Autonomous Mobile
Manipulator
An ongoing R&D platform integrating a 5-axis SO-101 robotic arm onto a holonomic Mecanum-wheeled base — bridging natural language commands with physical manipulation through semantic SLAM, inverse kinematics, and deep learning vision on ROS 2.
Project Overview
This platform is a learning-driven R&D testbed for mastering advanced robotics end-to-end — from holonomic kinematics and sensor fusion to high-DOF arm control and language-conditioned manipulation. The ultimate goal is to process a high-level text command (e.g., "Bring me the apple") and translate it into a complete sequence of autonomous physical actions: reasoning, locating, navigating, grasping, and delivering.
The system uses a distributed computing architecture: a Raspberry Pi 4 runs the ROS 2 master, SLAM pipeline, vision inference, and NLP logic — while an Arduino handles low-level PID control of the Mecanum drive, and a dedicated serial controller manages the STS3215 servo joints of the arm.
Current development focus is on establishing reliable inter-board communication and tuning the Mecanum wheel odometry before fully integrating the SLAM and manipulation pipelines.
NLP-to-Action Pipeline
Abstract language commands are translated into physical action through a chain of reasoning, spatial lookup, path planning, and kinematic execution stages.
Distributed System Architecture
Computation is partitioned across three controllers — the Raspberry Pi 4 handles all high-level intelligence while dedicated microcontrollers manage time-critical low-level control loops.
Core Engineering Focus
Four advanced robotics disciplines developed and integrated on this platform.
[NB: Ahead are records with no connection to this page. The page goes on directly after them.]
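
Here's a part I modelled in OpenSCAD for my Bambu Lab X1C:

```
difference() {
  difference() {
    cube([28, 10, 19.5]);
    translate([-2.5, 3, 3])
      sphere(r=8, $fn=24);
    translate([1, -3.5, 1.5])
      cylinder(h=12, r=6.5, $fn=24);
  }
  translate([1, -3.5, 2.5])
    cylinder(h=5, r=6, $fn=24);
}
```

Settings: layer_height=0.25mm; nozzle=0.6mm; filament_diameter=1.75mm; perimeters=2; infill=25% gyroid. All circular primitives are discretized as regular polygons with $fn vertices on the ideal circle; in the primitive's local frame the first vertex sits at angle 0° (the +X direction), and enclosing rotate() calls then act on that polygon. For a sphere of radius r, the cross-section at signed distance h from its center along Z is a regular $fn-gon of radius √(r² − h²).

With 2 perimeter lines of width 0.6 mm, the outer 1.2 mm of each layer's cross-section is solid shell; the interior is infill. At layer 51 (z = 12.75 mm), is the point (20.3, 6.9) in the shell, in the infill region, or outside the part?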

Mobile Platform Kinematics
- 4-wheel Mecanum control matrix
- True holonomic motion (strafe, diagonal, rotate)
- Wheel encoder odometry for dead-reckoning
- PID velocity loop on Arduino
Sensor Fusion & Semantic SLAM
- RealSense point-cloud + wheel odometry fusion
- Geometric and semantic map layers
- Object-class annotations in map space
- YOLO / RT-DETR for object identification
High-DOF Arm Control
- Inverse kinematics for SO-101 5-axis arm
- Smooth 3D end-effector trajectory planning
- STS3215 servo bus communication
- Joint-space to Cartesian-space mapping
Vision & Grasp Planning
- YOLO / RT-DETR over RGB-D feed
- Bounding box to 3D depth projection
- Grasp pose estimation from depth data
- Servo-driven gripper control
Current Status
Ongoing development — in communication and kinematics tuning phase.
Mecanum holonomic drive operational — all 4 wheels independently controlled via Arduino PID loops receiving ROS 2 Twist messages.
SO-101 arm joint control verified — STS3215 servos communicating via serial bus, forward kinematics confirmed across all 5 joints.
In progress — tuning Mecanum odometry accuracy before integrating the RealSense SLAM and vision pipelines.
Planned — NLP-to-action pipeline: connecting language reasoning to SLAM object lookup and IK-based manipulation execution.